Dr. White explained the audience what the initial conditions are for the formation of all structure. The Universe is flat. 400,000 years after the Big Bang it was nearly uniform and now it is approximately 0,2 billion years old. 70 percent of the Universe consists of dark energy, 26 percent of cold dark matter and only 4 percent of normal baryonic matter. In fact, all structure was imprinted in the first 10 to -30 seconds by quantum fluctuations of the vacuum.

Through gravitation lens effects, the dark matter in a cluster becomes visible, as was shown by Dr. White. He also explained how the evolution of the Universe can be followed on a supercomputer. To this purpose, the researchers are following the material in an expanding cube, starting 400,000 years after the Big Bang. The initial conditions are selected to match the microwave background in order to calculate forwards to the present day.

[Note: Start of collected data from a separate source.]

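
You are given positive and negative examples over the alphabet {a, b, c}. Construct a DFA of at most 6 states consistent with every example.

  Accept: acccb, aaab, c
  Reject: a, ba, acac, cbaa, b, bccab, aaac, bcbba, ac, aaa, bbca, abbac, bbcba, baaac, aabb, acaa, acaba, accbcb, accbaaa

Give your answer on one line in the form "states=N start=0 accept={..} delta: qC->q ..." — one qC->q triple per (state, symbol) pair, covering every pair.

states=3 start=0 accept={2} delta: 0a->1 0b->0 0c->2 1a->0 1b->2 1c->0 2a->0 2b->0 2c->1

Grow the machine one transition at a time. Run the examples from 0; the earliest place one falls off (shortest prefix, ties alphabetical) gets sent to the lowest-numbered state that keeps every Accept/Reject pair distinguishable — a pair clashes when both reach the same state with identical unread suffix — and to a fresh state only if none does.
a: 0a undefined. 0a->0: no, aaab/b meet in 0 with "b" left. Open state 1: 0a->1.
b: 0b undefined. 0b->0: ok.
c: 0c undefined. 0c->0: no, c/b meet in 0. 0c->1: no, c/a meet in 1. Open state 2: 0c->2.
aa: 1a undefined. 1a->0: ok.
ab: 1b undefined. 1b->0: no, aaab/b meet in 0. 1b->1: no, aaab/a meet in 1. 1b->2: ok.
ac: 1c undefined. 1c->0: ok.
cb: 2b undefined. 2b->0: ok.
bcc: 2c undefined. 2c->0: no, acccb/acac meet in 0. 2c->1: ok.
bbca: 2a undefined. 2a->0: ok.
All examples now run through 3 states with every (state, symbol) defined. Accept strings end in {2}, Reject strings end in {0,1}; accept={2}.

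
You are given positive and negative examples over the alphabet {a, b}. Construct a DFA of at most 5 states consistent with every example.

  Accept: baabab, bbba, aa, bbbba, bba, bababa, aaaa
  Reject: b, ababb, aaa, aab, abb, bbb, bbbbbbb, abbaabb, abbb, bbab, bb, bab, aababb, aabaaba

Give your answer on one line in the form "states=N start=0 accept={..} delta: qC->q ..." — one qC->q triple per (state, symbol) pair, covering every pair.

states=5 start=0 accept={1,2} delta: 0a->1 0b->0 1a->2 1b->0 2a->0 2b->3 3a->4 3b->0 4a->2 4b->1

State merging on the prefix tree: take the shortest (then alphabetical) example prefix whose next move is undefined and point that move at state 0, else 1, else 2, ...; a target is out if some Accept/Reject pair would then sit in one state with the same input left (inseparable). If every existing state is out, open a new one.
a: 0a undefined. 0a->0: no, aa/aaa meet in 0. Open state 1: 0a->1.
b: 0b undefined. 0b->0: ok.
aa: 1a undefined. 1a->0: no, baabab/bbab meet in 1 with "b" left. 1a->1: no, bbba/aaa meet in 1. Open state 2: 1a->2.
ab: 1b undefined. 1b->0: ok.
aaa: 2a undefined. 2a->0: ok.
aab: 2b undefined. 2b->0: no, baabab/b meet in 0. 2b->1: no, baabab/aab meet in 1. 2b->2: no, baabab/b meet in 0. Open state 3: 2b->3.
aaba: 3a undefined. 3a->0: no, baabab/b meet in 0. 3a->1: no, baabab/b meet in 0. 3a->2: no, baabab/aab meet in 3. 3a->3: no, baabab/abbaabb meet in 3 with "b" left. Open state 4: 3a->4.
aabaa: 4a undefined. 4a->0: no, bbba/aabaaba meet in 1. 4a->1: no, bbba/aabaaba meet in 1. 4a->2: ok.
aabab: 4b undefined. 4b->0: no, baabab/b meet in 0. 4b->1: ok.
abbaabb: 3b undefined. 3b->0: ok.
All examples now run through 5 states with every (state, symbol) defined. Accept strings end in {1,2}, Reject strings end in {0,3,4}; accept={1,2}.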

According to the speaker, it is thus possible to make a simulation of the entire visible Universe using different time parameters to show more or less details. Over the last three decades, such cosmological N-body simulations - in which N constitutes a function of time - have rapidly grown in size. This is due to the fact that according to Moore's law, computers double their speed every 18 months. In addition, N-body simulations also have doubled their size every 17 months although naÔve force calculation needs N2 operations. Recently, growth has accelerated even further. In this regard, Dr. White noted that the Millennium Run should have become possible in 2010 but that it finishes in 2004 already.

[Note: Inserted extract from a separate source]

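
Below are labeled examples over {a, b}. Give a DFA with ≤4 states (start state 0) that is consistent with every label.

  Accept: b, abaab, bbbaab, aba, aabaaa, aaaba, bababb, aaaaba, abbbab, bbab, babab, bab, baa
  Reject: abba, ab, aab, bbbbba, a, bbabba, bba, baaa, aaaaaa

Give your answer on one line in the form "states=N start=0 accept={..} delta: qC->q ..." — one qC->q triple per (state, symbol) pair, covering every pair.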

The computational challenges to perform very large cosmological simulations are enormous, according to the speaker. Researchers need to develop efficient algorithms to calculate self-consistent forces between a huge number of particles and over a large dynamic range. A conservative or simplectic time integration is needed. The calculations run across 16 x 32 Regatta processors on distributed memory machines to guarantee an efficient load balancing. The domain decomposition of the simulated volume has to be adaptable and for the researchers to estimate statistics on the fly, global data are required. 27 Tbyte of memory are needed for the output and storage of the results. The Global Virtual Observatory allows to remotely run on serial machines the post-processing pipelines which have to be globally accessible.

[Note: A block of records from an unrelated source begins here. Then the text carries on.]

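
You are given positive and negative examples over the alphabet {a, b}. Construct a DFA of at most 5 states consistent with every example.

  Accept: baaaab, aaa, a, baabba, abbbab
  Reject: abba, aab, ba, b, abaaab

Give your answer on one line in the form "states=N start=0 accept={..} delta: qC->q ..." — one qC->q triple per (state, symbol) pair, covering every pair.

Fold the examples into a partial DFA from state 0: repeatedly fix the first undefined (state, symbol) met by the shortest-then-alphabetical prefix, trying targets in increasing order and rejecting any under which an Accept and a Reject string meet in one state with the same remainder; add a state when all current targets are rejected. Accepting states are where Accept strings end.
a: 0a undefined. 0a->0: ok.
b: 0b undefined. 0b->0: no, baaaab/abba meet in 0. Open state 1: 0b->1.
ba: 1a undefined. 1a->0: no, baaaab/aab meet in 1. 1a->1: no, baaaab/abaaab meet in 1 with "b" left. Open state 2: 1a->2.
abb: 1b undefined. 1b->0: no, aaa/abba meet in 0. 1b->1: ok.
baa: 2a undefined. 2a->0: no, baaaab/aab meet in 1. 2a->1: no, baaaab/aab meet in 1. 2a->2: no, baaaab/abaaab meet in 2 with "b" left. Open state 3: 2a->3.
baaa: 3a undefined. 3a->0: no, baaaab/aab meet in 1. 3a->1: ok.
baab: 3b undefined. 3b->0: no, baabba/abba meet in 2. 3b->1: no, baabba/abba meet in 2. 3b->2: ok.
baabb: 2b undefined. 2b->0: ok.
All examples now run through 4 states with every (state, symbol) defined. Accept strings end in {0}, Reject strings end in {1,2}; accept={0}.

states=4 start=0 accept={0} delta: 0a->0 0b->1 1a->2 1b->1 2a->3 2b->0 3a->1 3b->2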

Dr. White told the audience that the Millennium simulation was run on the Regatta supercomputer located at the Garching Supercomputer Center. The simulation required 1 TByte of RAM, using 330,000 processor hours and took 27 days on 512 CPUs/16 nodes. In serial processing, it would have taken 38 years, which means that the Regatta system only needed about 6 percent of this annual time.

The speaker also showed the audience how telescopes function as time machines to provide us with glimpses of the past. Dr. White concluded his talk by saying that the 70 percent of dark matter is responsible for the acceleration of the Universe's expansion. All galaxies, galaxy clusters and larger structures, as well as the stars and planets formed from primordial gas through the effects of gravity. Supercomputers play an indispensible role to acquire this kind of knowledge. How otherwise should researchers be able to compare theory with reality?